[sandov]

Tangential (and noob) question: Could there be an encryption+compression scheme where:

1. Sender sends an encrypted stream at K bps.

2. Server takes the encrypted stream and compresses it, without decrypting anything. It then sends encrypted+compressed stream at J bps (J<K) to end recipient.

3. The end recipient decrypts the compressed stream using a key provided by the original sender, not the server.

This with reasonably secure encryption and reasonably size-efficient codecs, obviously. So the step 2 would add compression additional to the compression of the original codec.

Is this mathematically possible?

[jstanley]

If the data is encrypted well, it should be indistinguishable from random noise.

You can't compress random noise.

Ergo, you can't compress encrypted data. It's a nice idea though.

[est31]

Generally it's not possible to compress well encrypted data with any meaningful scheme, but if your encryption is stream cipher based, you can subsample a stream of PCM audio on the server quite easily, by just removing, say every second byte (or every second pair of bytes). Then decrypting entities can insert dummy data at every second byte position, xor with the encryption stream and discard the data again, replacing it with interpolated data instead. Probably the same can be done for uncompressed image data, but any kind of serious compression wouldn't be possible and this simple compression can already be done on the clients without much overhead. So I guess it's mostly of theoretical use.

You would rather have each client send streams in multiple resolutions, say one in 1080p and one in 480p, and then make the central server decide which stream to send to which client. Taking one step further, the clients can be asked to adjust the quality of the stream they are sending depending on which streams they need. There are obvious latency concerns, but there are also bandwidth savings in having less data being uploaded by clients. Actually the bandwidth use is highest if the client uploads an uncompressed or barely compressed unencrypted stream for the server to compress. It's much better if the client's hardware did the compressing part.

[ww520]

Usually you compress first then encrypt. Unencrypted data has better compression ratio.

Also modern video data is already compressed where most frames are difference data.

[askvictor]

Generally speaking, video compression algorithms are 'lossy' (cause a reduction in quality) and need to be able to 'see' the video in order to compress it. The compression typically removes details that are not perceivable by humans (this is also the case for image and audio compression), and by sending just the changes from frame to frame, rather than each entire frame. For both of these, the compression algorithm needs knowledge of the video stream, which would be impossible if it's compressed.

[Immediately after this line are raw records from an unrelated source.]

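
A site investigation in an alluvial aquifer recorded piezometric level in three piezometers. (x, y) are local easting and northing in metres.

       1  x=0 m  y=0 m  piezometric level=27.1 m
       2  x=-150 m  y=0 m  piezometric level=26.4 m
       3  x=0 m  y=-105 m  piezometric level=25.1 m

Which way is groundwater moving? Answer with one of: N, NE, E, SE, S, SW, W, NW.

∂h/∂x = (26.4 − 27.1) / (-150 − 0) = +0.004667
∂h/∂y = (25.1 − 27.1) / (-105 − 0) = +0.01905
Flow = −∇h = (-0.004667 east, -0.01905 north), which points south.

S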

You could try to use a lossless compression algorithm (such as used by zip), but those are effectively useless on video in general, and even more so on encrypted data, which appears to be random.

[sandov]

Thanks for your answer.

> the compression algorithm needs knowledge of the video stream, which would be impossible if it's compressed.

That makes perfect sense and I guess my theory of secure encryption + post-re-compression fails because of this. But what if we didn't need perfectly secure encryption, but just per-block encryption. So the server knows that you've sent 60 frames, but doesn't know what is in those frames.

What if the codec was made in such a way that the server knew that certain blocks in the stream could be discarded to reduce size while the stream without those blocks still makes sense to the recipient.

For example: the stream is composed of 64 byte blocks, but the codec says that every 2 blocks there's a discardable block that adds image quality but is not essential. So, with this knowledge, the server discards every 2 blocks when sending that data to people with low bandwidth and sends the original stream with all its blocks to those with high bandwidth.

It's an extremely naive scheme, but maybe this principle could be applied to more complicated codecs, so the server only needs to know metadata about the stream (where each block is and whether it's essential), but not the content of the block itself (framebuffer and audio sample values).

I'm sorry if this idea is too dumb (and my English skills are not the best).

[askvictor]

Interesting; some time ago the Ogg audio transport was working on bitrate peeling https://en.wikipedia.org/wiki/Bitrate_peeling with the basic idea that a stream can be encoded at one bitrate but can be served at that or any lower bitrate. A simpler example is FM stereo radio - the main frequency provides a mono audio signal, which works just fine, but if the receiver can also pick up the stereo sub-frequency (containing just the diff of left and right channels), it gets stereo.

Anyways, the wikipedia page linked above links to this about the same concept, for video: https://en.wikipedia.org/wiki/Scalable_Video_Coding so it might be feasible. Not sure how feasible/secure encrypting this would be.

[abdullahkhalids]

Naively no, but I wonder if there is some variant of homomorphic encryption that does this? I would be surprised though if this was efficiently possible.

[sandov]

Yes, I think homomorphic encryption is what I was thinking about, although I didn't know its name until now.

[pronoiac]

You can't compress properly encrypted data.